Documented scope + data-flow diagram
Demonstrate that the organization has documented and approved boundaries for its cybersecurity program and maintains accurate data-flow diagrams that reflect current system architectures and data movement patterns.
Description
What this control does
This control requires the organization to maintain formal documentation defining the scope of systems, data, and business processes covered by its cybersecurity program, accompanied by data-flow diagrams that visually map how sensitive data moves between systems, networks, and external parties. The scope document identifies boundaries, exclusions, and custodianship, while data-flow diagrams illustrate data collection points, storage locations, processing activities, and transmission paths. Together, these artifacts provide the foundation for risk assessment, control design, and compliance validation by ensuring all stakeholders understand what is protected and how information traverses the environment.
Control objective
What auditing this proves
Demonstrate that the organization has documented and approved boundaries for its cybersecurity program and maintains accurate data-flow diagrams that reflect current system architectures and data movement patterns.
Associated risks
Risks this control addresses
- Unidentified assets fall outside the scope of security monitoring and control implementation, creating blind spots for attackers to exploit
- Critical data flows to third parties or cloud services occur without encryption or access controls because they were not mapped during design
- Incident response teams cannot trace data movement during a breach investigation due to incomplete or outdated flow diagrams
- Compliance audits fail because regulated data processing activities were not documented in scope definitions, resulting in fines or sanctions
- Shadow IT systems processing sensitive data operate outside the documented scope and lack baseline security controls
- Data residency violations occur when cross-border flows are not mapped, causing regulatory breaches under GDPR or similar frameworks
- Redundant or legacy data repositories remain active and vulnerable because they were not identified in scope inventory exercises
Testing procedure
How an auditor verifies this control
- Request the current scope documentation, including the version number, approval date, and list of in-scope systems, applications, data types, and organizational units.
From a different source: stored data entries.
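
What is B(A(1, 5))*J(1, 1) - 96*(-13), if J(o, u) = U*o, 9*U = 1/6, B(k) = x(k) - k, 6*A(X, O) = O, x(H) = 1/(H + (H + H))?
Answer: 2021747/1620 ≈ 1248.0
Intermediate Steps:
x(H) = 1/(3*H) (x(H) = 1/(H + 2*H) = 1/(3*H))
A(X, O) = O/6
B(k) = -k + 1/(3*k) (B(k) = 1/(3*k) - k = -k + 1/(3*k))
U = 1/54 (U = (⅑)/6 = (⅑)*(⅙) = 1/54 ≈ 0.018519)
J(o, u) = o/54
B(A(1, 5))*J(1, 1) - 96*(-13) = (-5/6 + 1/(3*(((⅙)*5))))*((1/54)*1) - 96*(-13) = (-1*⅚ + 1/(3*(⅚)))*(1/54) + 1248 = (-⅚ + (⅓)*(6/5))*(1/54) + 1248 = (-⅚ + ⅖)*(1/54) + 1248 = -13/30*1/54 + 1248 = -13/1620 + 1248 = 2021747/1620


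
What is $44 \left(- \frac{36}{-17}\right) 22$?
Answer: $\frac{34848}{17} \approx 2049.9$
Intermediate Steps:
$44 \left(- \frac{36}{-17}\right) 22 = 44 \left(\left(-36\right) \left(- \frac{1}{17}\right)\right) 22 = 44 \cdot \frac{36}{17} \cdot 22 = \frac{1584}{17} \cdot 22 = \frac{34848}{17}$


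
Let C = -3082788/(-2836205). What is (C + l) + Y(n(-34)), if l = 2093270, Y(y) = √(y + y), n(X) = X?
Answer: 5936945923138/2836205 + 2*I*√17 ≈ 2.0933e+6 + 8.2462*I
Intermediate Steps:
Y(y) = √2*√y (Y(y) = √(2*y) = √2*√y)
C = 3082788/2836205 (C = -3082788*(-1/2836205) = 3082788/2836205 ≈ 1.0869)
(C + l) + Y(n(-34)) = (3082788/2836205 + 2093270) + √2*√(-34) = 5936945923138/2836205 + √2*(I*√34) = 5936945923138/2836205 + 2*I*√17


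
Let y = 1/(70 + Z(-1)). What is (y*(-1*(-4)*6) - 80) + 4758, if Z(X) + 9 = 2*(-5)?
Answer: 79534/17 ≈ 4678.5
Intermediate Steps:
Z(X) = -19 (Z(X) = -9 + 2*(-5) = -9 - 10 = -19)
y = 1/51 (y = 1/(70 - 19) = 1/51 ≈ 0.019608)
(y*(-1*(-4)*6) - 80) + 4758 = ((-1*(-4)*6)/51 - 80) + 4758 = ((4*6)/51 - 80) + 4758 = ((1/51)*24 - 80) + 4758 = (8/17 - 80) + 4758 = -1352/17 + 4758 = 79534/17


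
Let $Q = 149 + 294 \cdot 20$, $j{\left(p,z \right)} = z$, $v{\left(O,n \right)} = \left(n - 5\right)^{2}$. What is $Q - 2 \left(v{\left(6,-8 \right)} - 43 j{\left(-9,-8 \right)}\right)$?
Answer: $5003$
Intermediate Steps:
$v{\left(O,n \right)} = \left(-5 + n\right)^{2}$
$Q = 6029$ ($Q = 149 + 5880 = 6029$)
$Q - 2 \left(v{\left(6,-8 \right)} - 43 j{\left(-9,-8 \right)}\right) = 6029 - 2 \left(\left(-5 - 8\right)^{2} - -344\right) = 6029 - 2 \left(\left(-13\right)^{2} + 344\right) = 6029 - 2 \left(169 + 344\right) = 6029 - 2 \cdot 513 = 6029 - 1026 = 5003$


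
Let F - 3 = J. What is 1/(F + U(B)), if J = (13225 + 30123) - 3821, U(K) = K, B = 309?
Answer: 1/39839 ≈ 2.5101e-5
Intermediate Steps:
J = 39527 (J = 43348 - 3821 = 39527)
F = 39530 (F = 3 + 39527 = 39530)
1/(F + U(B)) = 1/(39530 + 309) = 1/39839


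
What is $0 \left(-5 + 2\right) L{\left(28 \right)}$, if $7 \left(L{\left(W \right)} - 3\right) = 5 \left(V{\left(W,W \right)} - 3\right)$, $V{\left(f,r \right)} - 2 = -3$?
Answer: $0$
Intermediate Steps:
$V{\left(f,r \right)} = -1$ ($V{\left(f,r \right)} = 2 - 3 = -1$)
$L{\left(W \right)} = \frac{1}{7}$ ($L{\left(W \right)} = 3 + \frac{5 \left(-1 - 3\right)}{7} = 3 + \frac{5 \left(-4\right)}{7} = 3 + \frac{1}{7} \left(-20\right) = 3 - \frac{20}{7} = \frac{1}{7}$)
$0 \left(-5 + 2\right) L{\left(28 \right)} = 0 \left(-5 + 2\right) \frac{1}{7} = 0 \left(-3\right) \frac{1}{7} = 0 \cdot \frac{1}{7} = 0$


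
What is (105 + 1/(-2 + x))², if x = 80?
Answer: 67092481/6084 ≈ 11028.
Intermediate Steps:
(105 + 1/(-2 + x))² = (105 + 1/(-2 + 80))² = (105 + 1/78)² = (8191/78)² = 67092481/6084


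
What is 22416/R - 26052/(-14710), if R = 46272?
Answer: 15991849/7090220 ≈ 2.2555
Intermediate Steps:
22416/R - 26052/(-14710) = 22416/46272 - 26052/(-14710) = 22416*(1/46272) - 26052*(-1/14710) = 467/964 + 13026/7355 = 15991849/7090220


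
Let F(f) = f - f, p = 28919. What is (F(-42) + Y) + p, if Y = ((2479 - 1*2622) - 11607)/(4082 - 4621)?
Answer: 15599091/539 ≈ 28941.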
- Verify that the scope document explicitly defines exclusions and provides justification for any systems or data types excluded from the cybersecurity program.
- Obtain all current data-flow diagrams covering the in-scope environment, noting diagram versioning, last update date, and responsible owner.
- Select a sample of critical systems or data types from the scope document and trace them through the data-flow diagrams to confirm they are accurately represented.
- Interview system owners and architects to confirm the data-flow diagrams reflect current infrastructure, including recent migrations, integrations, or decommissions.
- Cross-reference data-flow diagrams against network architecture diagrams, system inventories, and data classification records to identify discrepancies or omissions.
- Review change management records from the past 12 months to determine whether scope documents and data-flow diagrams were updated following significant infrastructure changes.
- Confirm that senior management or a governance committee has formally approved the scope documentation and data-flow diagrams within the last 12 months.